Polusi Udara Jakarta.Aktivis greenpeace melakukan aksi teatrikal terkait kualitas udara Jakarta di Kementerian Lingkungan Hidup dan Kehutanan, Jakarta, Selasa (5/3/2019).

Polusi Udara Jakarta.Aktivis greenpeace melakukan aksi teatrikal terkait kualitas udara Jakarta di Kementerian Lingkungan Hidup dan Kehutanan, Jakarta, Selasa (5/3/2019).

Foto: Republika/ Wihdan
Pemerintah masih mengadopsi standar baku mutu udara zaman dahulu.

REPUBLIKA.CO.ID, JAKARTA -- Direktur Eksekutif Komite Penghapusan Bensin Bertimbal (KPBB) Ahmad Safrudin meminta pemerintah menggunakan standar baku mutu kualitas udara seperti yang diterapkan oleh Badan Kesehatan Dunia atauWorld Health Organization (WHO) untuk mengukur kualitas udara. Menurutnya, pemerintah memaksakan menggunakan Indeks Standar Pencemar Udara (ISPU) yang sudah tertinggal dari perkembangan zaman yang merupakan produk SK Menteri Lingkungan Hidup pada 1972.

Baca Juga

"Dalam mengukur kualitas udara, masyarakat sipil menggunakan acuan US Air Quality Index (AQI) sehingga terdapat perbedaan dalam mengukur kualitas udara dengan pemerintah," jelasnya.
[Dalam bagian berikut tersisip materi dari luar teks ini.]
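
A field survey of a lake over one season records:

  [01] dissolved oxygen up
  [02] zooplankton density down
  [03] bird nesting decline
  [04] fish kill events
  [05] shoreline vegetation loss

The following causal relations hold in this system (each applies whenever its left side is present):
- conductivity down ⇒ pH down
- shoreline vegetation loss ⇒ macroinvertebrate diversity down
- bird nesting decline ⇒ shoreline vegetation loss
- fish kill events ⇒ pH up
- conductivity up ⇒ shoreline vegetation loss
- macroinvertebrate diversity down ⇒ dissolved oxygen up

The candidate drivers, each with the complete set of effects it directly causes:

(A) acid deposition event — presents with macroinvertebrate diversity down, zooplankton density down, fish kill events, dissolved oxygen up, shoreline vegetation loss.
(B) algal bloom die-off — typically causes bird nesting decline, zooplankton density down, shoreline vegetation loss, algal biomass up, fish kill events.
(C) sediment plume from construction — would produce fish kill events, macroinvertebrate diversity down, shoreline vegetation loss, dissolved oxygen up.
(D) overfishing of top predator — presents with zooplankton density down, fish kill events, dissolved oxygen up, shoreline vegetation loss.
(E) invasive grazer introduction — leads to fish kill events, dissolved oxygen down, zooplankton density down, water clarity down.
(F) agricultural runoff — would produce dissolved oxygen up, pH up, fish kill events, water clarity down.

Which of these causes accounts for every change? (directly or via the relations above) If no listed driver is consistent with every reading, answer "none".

For each candidate, compare predicted effects to what was observed:
(A) acid deposition event — does not account for bird nesting decline
(B) algal bloom die-off — accounts for every observation (dissolved oxygen up by shoreline vegetation loss → macroinvertebrate diversity down → dissolved oxygen up)
(C) sediment plume from construction — does not account for zooplankton density down, bird nesting decline
(D) overfishing of top predator — dissolved oxygen up +; zooplankton density down +; bird nesting decline -; fish kill events +; shoreline vegetation loss +
(E) invasive grazer introduction — dissolved oxygen up -; zooplankton density down +; bird nesting decline -; fish kill events +; shoreline vegetation loss -
(F) agricultural runoff — dissolved oxygen up +; zooplankton density down -; bird nesting decline -; fish kill events +; shoreline vegetation loss -
Only (B) is consistent with every observation.

B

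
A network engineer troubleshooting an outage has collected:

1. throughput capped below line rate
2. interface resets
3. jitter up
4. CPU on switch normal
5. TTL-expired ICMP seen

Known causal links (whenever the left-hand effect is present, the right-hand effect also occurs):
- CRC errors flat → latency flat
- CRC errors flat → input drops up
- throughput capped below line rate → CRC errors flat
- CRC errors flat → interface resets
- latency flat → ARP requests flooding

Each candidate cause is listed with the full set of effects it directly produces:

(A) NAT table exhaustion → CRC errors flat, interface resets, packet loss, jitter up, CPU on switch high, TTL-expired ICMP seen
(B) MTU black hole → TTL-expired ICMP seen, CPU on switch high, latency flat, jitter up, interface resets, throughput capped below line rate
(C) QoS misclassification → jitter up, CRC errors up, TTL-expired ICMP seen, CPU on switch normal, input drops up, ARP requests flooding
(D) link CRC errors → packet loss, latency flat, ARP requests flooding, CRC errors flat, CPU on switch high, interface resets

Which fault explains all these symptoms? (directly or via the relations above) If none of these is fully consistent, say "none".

Per-candidate check:
(A) NAT table exhaustion — throughput capped below line rate ✗; interface resets ✓; jitter up ✓; CPU on switch normal ✗; TTL-expired ICMP seen ✓
(B) MTU black hole — throughput capped below line rate ✓; interface resets ✓; jitter up ✓; CPU on switch normal ✗; TTL-expired ICMP seen ✓
(C) QoS misclassification — does not account for throughput capped below line rate, interface resets
(D) link CRC errors — fails on throughput capped below line rate, jitter up, CPU on switch normal, TTL-expired ICMP seen (predicts CPU on switch high, not CPU on switch normal)
None of the listed candidates fits everything.

none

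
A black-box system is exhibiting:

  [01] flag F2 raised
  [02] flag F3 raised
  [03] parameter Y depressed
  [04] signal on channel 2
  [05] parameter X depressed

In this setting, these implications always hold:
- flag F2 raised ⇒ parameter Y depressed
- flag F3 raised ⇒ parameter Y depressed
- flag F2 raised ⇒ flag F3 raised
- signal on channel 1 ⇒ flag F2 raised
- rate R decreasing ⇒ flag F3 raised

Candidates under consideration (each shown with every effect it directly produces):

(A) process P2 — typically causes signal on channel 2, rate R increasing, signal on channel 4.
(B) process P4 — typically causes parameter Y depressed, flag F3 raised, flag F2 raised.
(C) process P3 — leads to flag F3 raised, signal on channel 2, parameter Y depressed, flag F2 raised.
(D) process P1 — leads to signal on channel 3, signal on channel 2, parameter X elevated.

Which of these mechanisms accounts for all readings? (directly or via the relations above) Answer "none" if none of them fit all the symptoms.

none

Per-candidate check:
(A) process P2 — flag F2 raised NO; flag F3 raised NO; parameter Y depressed NO; signal on channel 2 yes; parameter X depressed NO
(B) process P4 — does not account for signal on channel 2, parameter X depressed
(C) process P3 — does not account for parameter X depressed
(D) process P1 — flag F2 raised NO; flag F3 raised NO; parameter Y depressed NO; signal on channel 2 yes; parameter X depressed NO
Every candidate fails on at least one observation.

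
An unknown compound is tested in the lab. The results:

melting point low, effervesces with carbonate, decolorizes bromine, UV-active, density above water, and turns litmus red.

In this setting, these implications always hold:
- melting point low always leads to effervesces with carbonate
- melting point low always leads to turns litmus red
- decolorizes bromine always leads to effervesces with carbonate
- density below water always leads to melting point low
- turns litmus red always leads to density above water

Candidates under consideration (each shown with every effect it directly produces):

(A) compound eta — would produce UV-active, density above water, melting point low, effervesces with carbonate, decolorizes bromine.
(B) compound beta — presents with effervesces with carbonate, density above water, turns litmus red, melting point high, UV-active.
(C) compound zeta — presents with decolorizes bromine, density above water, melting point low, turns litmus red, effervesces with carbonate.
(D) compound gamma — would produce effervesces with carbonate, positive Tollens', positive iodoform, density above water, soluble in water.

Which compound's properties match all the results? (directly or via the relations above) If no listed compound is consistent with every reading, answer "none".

Checking each candidate against the observations:
(A) compound eta — melting point low match; effervesces with carbonate match; decolorizes bromine match; UV-active match; density above water match; turns litmus red match (through melting point low → turns litmus red)
(B) compound beta — melting point low miss; effervesces with carbonate match; decolorizes bromine miss; UV-active match; density above water match; turns litmus red match
(C) compound zeta — does not account for UV-active
(D) compound gamma — melting point low miss; effervesces with carbonate match; decolorizes bromine miss; UV-active miss; density above water match; turns litmus red miss
Only (A) is consistent with every observation.

A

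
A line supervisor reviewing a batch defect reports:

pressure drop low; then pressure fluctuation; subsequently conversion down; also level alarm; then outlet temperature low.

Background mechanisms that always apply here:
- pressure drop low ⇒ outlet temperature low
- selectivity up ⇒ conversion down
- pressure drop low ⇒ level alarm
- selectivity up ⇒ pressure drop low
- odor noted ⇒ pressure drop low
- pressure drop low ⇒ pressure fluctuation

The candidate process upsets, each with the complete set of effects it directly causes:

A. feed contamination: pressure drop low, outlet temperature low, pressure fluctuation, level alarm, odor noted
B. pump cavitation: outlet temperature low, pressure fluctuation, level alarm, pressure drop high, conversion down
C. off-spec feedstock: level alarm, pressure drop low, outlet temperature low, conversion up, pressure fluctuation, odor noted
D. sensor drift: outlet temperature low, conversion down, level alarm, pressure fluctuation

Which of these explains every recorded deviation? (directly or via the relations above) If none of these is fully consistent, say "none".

none

Testing each hypothesis:
(A) feed contamination — does not account for conversion down
(B) pump cavitation — fails on pressure drop low (predicts pressure drop high, not pressure drop low)
(C) off-spec feedstock — pressure drop low +; pressure fluctuation +; conversion down -; level alarm +; outlet temperature low +
(D) sensor drift — pressure drop low -; pressure fluctuation +; conversion down +; level alarm +; outlet temperature low +
Every candidate fails on at least one observation.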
Ahmad menjelaskan, ketika menggunakan acuan US AQI maka hasil analisis pencemaran udara untuk parameter PM 2.5 dengan konsentrasi 0-10 ug/m3 termasuk kategori sedang, lalu 36 hingga 55 ug/m3 kategori tidak sehat untuk kalangan tertentu. Kemudian, 56-65 ug/m3 adalah kategori tidak sehat, 66-100 ug/m3 kategori sangat tidak sehat dan 100 ug/m3 ke atas kategori berbahaya.

photo

Gedung bertingkat tersamar kabut polusi udara di Jakarta, Senin (8/7/2019).

Sedangkan dengan acuan ISPU hasil analisisnya lebih longgar. Konsentrasi PM 2.5 rentang 0-65 ug/m3 adalah kategori baik, 66-100 ug/m3 termasuk kategori sedang. Kemudian, 101-150 ug/m3 kategori tidak sehat, 151-200 ug/m3 kategori sangat tidak sehat dan 200 ug/m3 ke atas termasuk kategori berbahaya.

"Pemerintah pusat dan Pemerintah DKI Jakarta harus mengikuti teknologi terkini," katanya.

Berdasarkan data Air Quality Index, pada Senin (8/7/2019) tingkat polusi udara di Jakarta berada pada angka 154 yang menunjukkan bahwa kualitas udara di Ibu Kota termasuk kategori tidak sehat. Buruknya kualitas udara di ibu kota disebabkan oleh beberapa hal seperti jumlah kendaraan, industri, debu jalanan, rumah tangga, pembakaran sampah, pembangunan konstruksi bangunan, dan Pelabuhan Tanjung Priok.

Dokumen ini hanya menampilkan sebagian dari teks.